I had to write a code, that determines whether a number is prime or not via Miller-Rabin primality test.

The code here:

#include <iostream>
#include <time.h>
#include <cmath>
#include <stdio.h>  

using namespace std;

int main()
{
    srand(time(0));
    int m, r, st, a, x, t,st2;
    cout << "Введите число m: ";
    cin >> m;
    cout << "Введите число r: ";
    cin >> r;
    t = m - 1;
    st = 0;

    while (t % 2 == 0)
    {
        st = st + 1;
        t = t / 2;
    }

    for (int i = 0; i < r; i++)
    {
        a = rand() % (m - 1) + 1;
        int y = int(pow(a, t));
        if ((int(pow(a, t))) == (1 % m))
        {
            cout << "Number " << m << " is probably prime" << endl;
            exit(0);
        }
        for (int j = 0; j < st - 1; j++)
        {
            st2 = int(pow(2, i));
            x = int(pow(a, st2 * t));
            if (x == -1 % m)
            {
                continue;
            }
            else
            {
                cout << "Number " << m << " is composite" << endl;
                exit(0);
            }
        }
    }
    cout << "Number " << m << " probably prime" << endl;
}

It did pretty well with small numbers like 221, 12 etc. But i had a bunch of numbers and on one of them, number 2633, something went wrong: this number is prime, but program says it's not. I did a line by line run and noticed it is stucks on line if ((double(pow(a, t))) == (1 % m)) The problem here is that it needs to evaluate power 329 for some random number between 1 and 2632. For example we'll take 1595 (one of the numbers taken randomly during debug). Now we evaluate int y = int(pow(a, t)) (took it for debug to see what it evaluates) and working with Windows Calculator we're getting this number:

5,1081795295996211569794748579036e+1053

and the program gets -2147483648... Every time...

I don't know exactly where is the problem - in pow function or in number types. Also tried double instead of int but it didn't work (i guess because 5 * 10^1053 is way bigger than double's 1.5 * 10^308)
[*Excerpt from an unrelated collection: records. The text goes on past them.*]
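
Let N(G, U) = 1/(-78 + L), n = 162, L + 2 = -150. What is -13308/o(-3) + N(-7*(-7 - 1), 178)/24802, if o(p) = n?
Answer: -12652492307/154020420 ≈ -82.148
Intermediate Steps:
L = -152 (L = -2 - 150 = -152)
o(p) = 162
N(G, U) = -1/230 (N(G, U) = 1/(-78 - 152) = 1/(-230) = -1/230)
-13308/o(-3) + N(-7*(-7 - 1), 178)/24802 = -13308/162 - 1/230/24802 = -13308*1/162 - 1/230*1/24802 = -2218/27 - 1/5704460 = -12652492307/154020420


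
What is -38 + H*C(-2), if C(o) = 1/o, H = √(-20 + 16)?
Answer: -38 - I ≈ -38.0 - 1.0*I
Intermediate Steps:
H = 2*I (H = √(-4) = 2*I ≈ 2.0*I)
-38 + H*C(-2) = -38 + (2*I)/(-2) = -38 + (2*I)*(-½) = -38 - I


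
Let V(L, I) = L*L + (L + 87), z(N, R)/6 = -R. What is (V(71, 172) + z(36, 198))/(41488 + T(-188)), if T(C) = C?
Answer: 573/5900 ≈ 0.097119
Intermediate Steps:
z(N, R) = -6*R (z(N, R) = 6*(-R) = -6*R)
V(L, I) = 87 + L + L² (V(L, I) = L² + (87 + L) = 87 + L + L²)
(V(71, 172) + z(36, 198))/(41488 + T(-188)) = ((87 + 71 + 71²) - 6*198)/(41488 - 188) = ((87 + 71 + 5041) - 1188)/41300 = (5199 - 1188)*(1/41300) = 4011*(1/41300) = 573/5900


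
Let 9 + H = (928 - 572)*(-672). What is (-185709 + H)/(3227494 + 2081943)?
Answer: -424950/5309437 ≈ -0.080037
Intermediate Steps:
H = -239241 (H = -9 + (928 - 572)*(-672) = -9 + 356*(-672) = -9 - 239232 = -239241)
(-185709 + H)/(3227494 + 2081943) = (-185709 - 239241)/(3227494 + 2081943) = -424950/5309437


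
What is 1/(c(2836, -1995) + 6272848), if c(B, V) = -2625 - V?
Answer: 1/6272218 ≈ 1.5943e-7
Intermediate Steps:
1/(c(2836, -1995) + 6272848) = 1/((-2625 - 1*(-1995)) + 6272848) = 1/((-2625 + 1995) + 6272848) = 1/(-630 + 6272848) = 1/6272218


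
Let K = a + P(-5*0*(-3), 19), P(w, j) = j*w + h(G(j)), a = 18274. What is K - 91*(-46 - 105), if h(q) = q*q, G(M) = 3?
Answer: 32024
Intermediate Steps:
h(q) = q²
P(w, j) = 9 + j*w (P(w, j) = j*w + 3² = j*w + 9 = 9 + j*w)
K = 18283 (K = 18274 + (9 + 19*(-5*0*(-3))) = 18274 + (9 + 19*(0*(-3))) = 18274 + (9 + 19*0) = 18274 + (9 + 0) = 18274 + 9 = 18283)
K - 91*(-46 - 105) = 18283 - 91*(-46 - 105) = 18283 - 91*(-151) = 18283 - 1*(-13741) = 18283 + 13741 = 32024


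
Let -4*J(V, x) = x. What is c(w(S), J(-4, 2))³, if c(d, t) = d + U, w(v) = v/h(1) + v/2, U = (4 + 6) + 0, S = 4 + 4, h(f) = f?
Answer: 10648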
How do i solve that problem and get it to work?

Answer 1

This

if ((int(pow(a, t))) == (1 % m))

is very wrong. First of all 1 % m is just 1 for any m > 1. And indeed, Miller–Rabin needs

if ( int(pow(a, t)) % m == 1 )

kind of tests. This is how you perform modular arithmetic in programming languages and you should modify your algorithm to use this approach everywhere, e.g. (x == -1 % m) should be replaced with (x % m == m-1) (because % always returns a nonnegative value for nonnegative input and -1 corresponds to m-1 in modular arithmetic).
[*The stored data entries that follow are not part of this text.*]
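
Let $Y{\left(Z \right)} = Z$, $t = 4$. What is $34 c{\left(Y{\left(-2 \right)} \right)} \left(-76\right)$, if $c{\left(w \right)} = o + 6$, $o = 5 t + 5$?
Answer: $-80104$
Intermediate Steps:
$o = 25$ ($o = 5 \cdot 4 + 5 = 20 + 5 = 25$)
$c{\left(w \right)} = 31$ ($c{\left(w \right)} = 25 + 6 = 31$)
$34 c{\left(Y{\left(-2 \right)} \right)} \left(-76\right) = 34 \cdot 31 \left(-76\right) = 1054 \left(-76\right) = -80104$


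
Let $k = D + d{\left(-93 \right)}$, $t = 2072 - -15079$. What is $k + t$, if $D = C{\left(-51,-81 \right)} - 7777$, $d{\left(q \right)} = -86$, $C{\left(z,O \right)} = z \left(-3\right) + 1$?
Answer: $9442$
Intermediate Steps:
$C{\left(z,O \right)} = 1 - 3 z$ ($C{\left(z,O \right)} = - 3 z + 1 = 1 - 3 z$)
$D = -7623$ ($D = \left(1 - -153\right) - 7777 = \left(1 + 153\right) - 7777 = 154 - 7777 = -7623$)
$t = 17151$ ($t = 2072 + 15079 = 17151$)
$k = -7709$ ($k = -7623 - 86 = -7709$)
$k + t = -7709 + 17151 = 9442$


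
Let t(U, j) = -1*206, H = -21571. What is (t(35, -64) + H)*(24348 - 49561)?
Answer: 549063501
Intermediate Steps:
t(U, j) = -206
(t(35, -64) + H)*(24348 - 49561) = (-206 - 21571)*(24348 - 49561) = -21777*(-25213) = 549063501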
Secondly, yes, this will go out of range very quickly. Calculating a power and then applying modulo operator is not a valid approach for big numbers. What you should do is to implement one of modular exponentiation algorithms instead. The simplest solution is

int modular_pow(int base, int exponent, int modulus) {
    if (modulus == 1) return 0;
    
    int c = 1;
    for (int i = 0; i < exponent; i++)
        c = (1LL * c * base) % modulus;  // 1LL to avoid overflow

    return c;
}

Not very efficient but at least will do the job. And then you check

if (modular_pow(a,t,m) == 1)

Thirdy, you use int(pow(...)) conversion, which can lead to numerical errors, since pow returns a floating point value. But you need exact values to perform exact modular arithmetic. Do not use pow in such cases. Read more about integer pow here: The most efficient way to implement an integer based power function pow(int, int) Although let me remind you that modular exponentiation is what you really need here.

It is possible that there are other issues with your Miller-Rabin's implementation, but these three are the biggest I see.